Whatever the rationale, we may be certain that the world government will have considerable
military forces, though as is the case with everything else about a universal state, quite small
forces in relation to the area and population they will be called on to police. On at least some
occasions, particularly in the last half of the universal state's life, these forces will be used in civil
wars between contenders for the imperial power. The wars in question will be smaller than
those of the 20th century, but destructive enough in their own right. Additionally, they will be
occurring in a civilization that is much less economically dynamic and demographically resilient
than it was during the era of sovereign states. Damage that is done will often stay done. These
remarks about the decline and fall, however, are premature, to say the least.
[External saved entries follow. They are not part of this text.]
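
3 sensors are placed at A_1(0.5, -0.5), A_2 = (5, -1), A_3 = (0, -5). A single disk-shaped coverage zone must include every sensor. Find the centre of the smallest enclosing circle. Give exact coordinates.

Side lengths²: A_1A_2² = 20.5, A_1A_3² = 20.5, A_2A_3² = 41.
Since A_2A_3² = 41 ≥ 20.5 + 20.5 = 41, the angle opposite A_2A_3 is not acute, so the smallest enclosing circle has A_2A_3 as diameter.
Centre = midpoint of A_2A_3 = (2.5, -3), r² = 41/4 = 10.25.
Centre = (2.5, -3).

(2.5, -3)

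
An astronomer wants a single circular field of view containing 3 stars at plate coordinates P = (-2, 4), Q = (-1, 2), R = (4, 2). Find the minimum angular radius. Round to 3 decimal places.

Side lengths²: PQ² = 5, PR² = 40, QR² = 25.
Since PR² = 40 ≥ 25 + 5 = 30, the angle opposite PR is not acute, so the smallest enclosing circle has PR as diameter.
Centre = midpoint of PR = (1, 3), r² = 40/4 = 10.
r = √10 ≈ 3.162.

3.162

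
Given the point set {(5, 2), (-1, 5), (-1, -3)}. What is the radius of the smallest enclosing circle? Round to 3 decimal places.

4.366

Call the three points A, B, C in the order given.
Side lengths²: AB² = 45, AC² = 61, BC² = 64.
Since BC² = 64 < 61 + 45 = 106, the triangle is acute, so the smallest enclosing circle is the circumcircle.
Circumcentre = (0.75, 1), r² = 19.0625.
r = √(19.0625) ≈ 4.366.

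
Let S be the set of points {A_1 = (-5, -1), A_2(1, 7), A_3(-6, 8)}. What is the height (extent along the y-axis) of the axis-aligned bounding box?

9

max y = 8, min y = -1, so height = 9.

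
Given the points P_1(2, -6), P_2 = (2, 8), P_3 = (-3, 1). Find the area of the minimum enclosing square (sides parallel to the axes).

196

The bounding box has width 5 and height 14.
An axis-aligned square enclosing the set must have side ≥ max(width, height).
So the minimum side is max(5, 14) = 14.
Area = 14² = 196.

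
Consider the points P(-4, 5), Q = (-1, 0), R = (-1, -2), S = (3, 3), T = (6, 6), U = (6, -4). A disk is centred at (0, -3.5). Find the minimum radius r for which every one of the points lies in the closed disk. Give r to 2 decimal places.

11.24

The required radius is the distance from (0, -3.5) to the farthest point.
Squared distances: 88.25, 13.25, 3.25, 51.25, 126.25, 36.25.
Maximum is 126.25, attained at T.
r = √(126.25) ≈ 11.24.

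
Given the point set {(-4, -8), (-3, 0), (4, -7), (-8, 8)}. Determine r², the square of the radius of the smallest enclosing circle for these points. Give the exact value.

The minimum enclosing circle of a finite set is fixed by two of the points (as a diameter) or three (as a circumcircle).
The farthest pair is (4, -7)–(-8, 8) with squared distance 369. The circle on this segment as diameter has centre (-2, 0.5) and r² = 369/4 = 92.25.
Check (-4, -8): distance² to centre = 76.25 ≤ 92.25, so it lies inside.
All remaining points lie in this disk, and no smaller disk contains both endpoints, so this is the minimum enclosing circle.

92.25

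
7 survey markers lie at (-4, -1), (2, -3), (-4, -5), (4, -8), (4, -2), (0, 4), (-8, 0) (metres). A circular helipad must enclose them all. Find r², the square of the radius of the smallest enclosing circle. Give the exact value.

2600/49

A smallest enclosing disk is always determined by at most three of the input points on its boundary.
The minimum enclosing circle is determined by three boundary points: (4, -8), (0, 4), (-8, 0).
Their circumcentre is (-10/7, -22/7) with r² = 2600/49.
The farthest remaining point (4, -2) is at distance² 1508/49 ≤ 2600/49.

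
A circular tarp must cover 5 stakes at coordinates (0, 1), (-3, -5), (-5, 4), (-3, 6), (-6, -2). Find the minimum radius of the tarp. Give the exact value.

A smallest enclosing disk is always determined by at most three of the input points on its boundary.
The farthest pair is (-3, -5)–(-3, 6) with squared distance 121. The circle on this segment as diameter has centre (-3, 0.5) and r² = 121/4 = 30.25.
Check (0, 1): distance² to centre = 9.25 ≤ 30.25, so it lies inside.
All remaining points lie in this disk, and no smaller disk contains both endpoints, so this is the minimum enclosing circle.
r = √(30.25) = 5.5.

5.5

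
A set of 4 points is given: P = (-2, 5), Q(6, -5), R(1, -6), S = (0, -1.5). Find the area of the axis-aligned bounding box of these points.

x ranges over [-2, 6], width 8.
y ranges over [-6, 5], height 11.
Area = 8 × 11 = 88.

88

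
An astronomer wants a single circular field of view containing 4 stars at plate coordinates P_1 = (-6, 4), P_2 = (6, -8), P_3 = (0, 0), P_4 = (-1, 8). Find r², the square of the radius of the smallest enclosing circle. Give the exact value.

12505/162

A smallest enclosing disk is always determined by at most three of the input points on its boundary.
The minimum enclosing circle is determined by three boundary points: P_1, P_2, P_4.
Their circumcentre is (29/18, -7/18) with r² = 12505/162.
The farthest remaining point P_3 is at distance² 445/162 ≤ 12505/162.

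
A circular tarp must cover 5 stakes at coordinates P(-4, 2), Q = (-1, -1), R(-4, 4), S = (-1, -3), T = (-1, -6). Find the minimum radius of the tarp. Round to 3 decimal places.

5.220

By Welzl's lemma the MEC is supported by two points (diametrically opposite) or three points (on a circumcircle).
The farthest pair is R–T with squared distance 109. The circle on this segment as diameter has centre (-2.5, -1) and r² = 109/4 = 27.25.
Check P: distance² to centre = 11.25 ≤ 27.25, so it lies inside.
All remaining points lie in this disk, and no smaller disk contains both endpoints, so this is the minimum enclosing circle.
r = √(27.25) ≈ 5.220.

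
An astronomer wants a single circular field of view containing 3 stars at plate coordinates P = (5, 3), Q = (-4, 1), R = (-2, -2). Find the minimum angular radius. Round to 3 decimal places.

Side lengths²: PQ² = 85, PR² = 74, QR² = 13.
Since PQ² = 85 < 74 + 13 = 87, the triangle is acute, so the smallest enclosing circle is the circumcircle.
Circumcentre = (33/62, 115/62), r² = 40885/1922.
r = √(40885/1922) ≈ 4.612.

4.612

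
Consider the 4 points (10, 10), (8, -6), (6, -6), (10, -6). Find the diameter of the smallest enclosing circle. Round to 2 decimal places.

A smallest enclosing disk is always determined by at most three of the input points on its boundary.
The farthest pair is (10, 10)–(6, -6) with squared distance 272. The circle on this segment as diameter has centre (8, 2) and r² = 272/4 = 68.
Check (8, -6): distance² to centre = 64 ≤ 68, so it lies inside.
All remaining points lie in this disk, and no smaller disk contains both endpoints, so this is the minimum enclosing circle.
Diameter = 2r = 2√68 ≈ 16.49.

16.49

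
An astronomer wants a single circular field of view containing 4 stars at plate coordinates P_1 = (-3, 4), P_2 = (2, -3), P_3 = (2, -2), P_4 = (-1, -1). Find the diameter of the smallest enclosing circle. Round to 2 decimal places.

8.60

The farthest pair is P_1–P_2 with squared distance 74. The circle on this segment as diameter has centre (-0.5, 0.5) and r² = 74/4 = 18.5.
Check P_3: distance² to centre = 12.5 ≤ 18.5, so it lies inside.
All remaining points lie in this disk, and no smaller disk contains both endpoints, so this is the minimum enclosing circle.
Diameter = 2r = 2√(18.5) ≈ 8.60.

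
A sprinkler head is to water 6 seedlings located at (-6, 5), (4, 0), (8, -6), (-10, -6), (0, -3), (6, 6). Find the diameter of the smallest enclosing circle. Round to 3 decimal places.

20.276

By Welzl's lemma the MEC is supported by two points (diametrically opposite) or three points (on a circumcircle).
The minimum enclosing circle is determined by three boundary points: (8, -6), (-10, -6), (6, 6).
Their circumcentre is (-1, -4/3) with r² = 925/9.
The farthest remaining point (-6, 5) is at distance² 586/9 ≤ 925/9.
Diameter = 2r = 2√(925/9) ≈ 20.276.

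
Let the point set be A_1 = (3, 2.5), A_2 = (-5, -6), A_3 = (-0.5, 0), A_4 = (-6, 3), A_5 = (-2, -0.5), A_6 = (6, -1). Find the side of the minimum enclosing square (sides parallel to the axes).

12

The bounding box has width 12 and height 9.
An axis-aligned square enclosing the set must have side ≥ max(width, height).
So the minimum side is max(12, 9) = 12.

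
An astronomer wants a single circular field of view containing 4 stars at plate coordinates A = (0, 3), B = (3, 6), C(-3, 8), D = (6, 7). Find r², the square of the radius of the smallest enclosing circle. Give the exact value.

9061/441

By Welzl's lemma the MEC is supported by two points (diametrically opposite) or three points (on a circumcircle).
The minimum enclosing circle is determined by three boundary points: A, C, D.
Their circumcentre is (31/21, 51/7) with r² = 9061/441.
The farthest remaining point B is at distance² 1753/441 ≤ 9061/441.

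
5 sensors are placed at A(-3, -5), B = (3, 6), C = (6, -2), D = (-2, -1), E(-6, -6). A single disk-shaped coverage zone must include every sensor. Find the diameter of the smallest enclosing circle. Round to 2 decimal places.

The minimum enclosing circle is determined by three boundary points: B, C, E.
Their circumcentre is (-23/18, -1/6) with r² = 9125/162.
The farthest remaining point A is at distance² 4265/162 ≤ 9125/162.
Diameter = 2r = 2√(9125/162) ≈ 15.01.

15.01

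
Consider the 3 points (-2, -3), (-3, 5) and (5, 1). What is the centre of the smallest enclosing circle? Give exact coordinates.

Call the three points A, B, C in the order given.
Side lengths²: AB² = 65, AC² = 65, BC² = 80.
Since BC² = 80 < 65 + 65 = 130, the triangle is acute, so the smallest enclosing circle is the circumcircle.
Circumcentre = (1/6, 4/3), r² = 845/36.
Centre = (1/6, 4/3).

(1/6, 4/3)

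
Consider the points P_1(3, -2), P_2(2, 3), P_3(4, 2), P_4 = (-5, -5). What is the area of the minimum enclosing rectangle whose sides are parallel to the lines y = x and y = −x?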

Let us rather imagine the universal state in its youth, in the 22nd century. There will be cities as
huge and sparkling as anything imagined by modern science fiction. There will be other cities,
perhaps more of them, not much improved from 20th century slums. There will even be notable
ruins in the growing wilderness, as the world's population slowly retreats from its late modern
climax. Politics at every level will be increasingly personal, a matter of family ambition and often
of petty graft. Government on the ground will be tolerant, partly from conviction, partly from
negligence.

It will be a more relaxed world, in many ways a more comfortable world than that of the modern
era. The climate may even be warmer: it may help you visualize this future by thinking of white
Panama suits and slowly turning overhead fans. The economy will chug along under fairly heavy
state regulation. This will advance the interests of large enterprises, but also of job security for
the growing portion of the world's population that works for them. People will have forgotten
that, on the whole, living standards used to increase from year to year; they will complain only
when they decline. New technologies will become a rarity, but the existing stock of industrial
technique will still in many ways exceed those of the 20th century. For ordinary people living
ordinary lives, things will not be so bad.

As for the world government itself, it will normally impinge on people's lives rather lightly. Taxes
will be raised for it one way or another, though not necessarily through taxes on individuals. If
there is an elective feature to the central government, participation in the elections is likely to be
a ritualized matter. The people will love or mock the emperor and his government, but the
universal state itself will be beyond question. It will seem to be the end of history, and few
people will want to return to a world of sovereign states. Universal government will be
considered not just inevitable but right, the only way that civilization could conceivably be
organized.

This is scarcely an ideal future. Still, it is very far from the worst that might happen.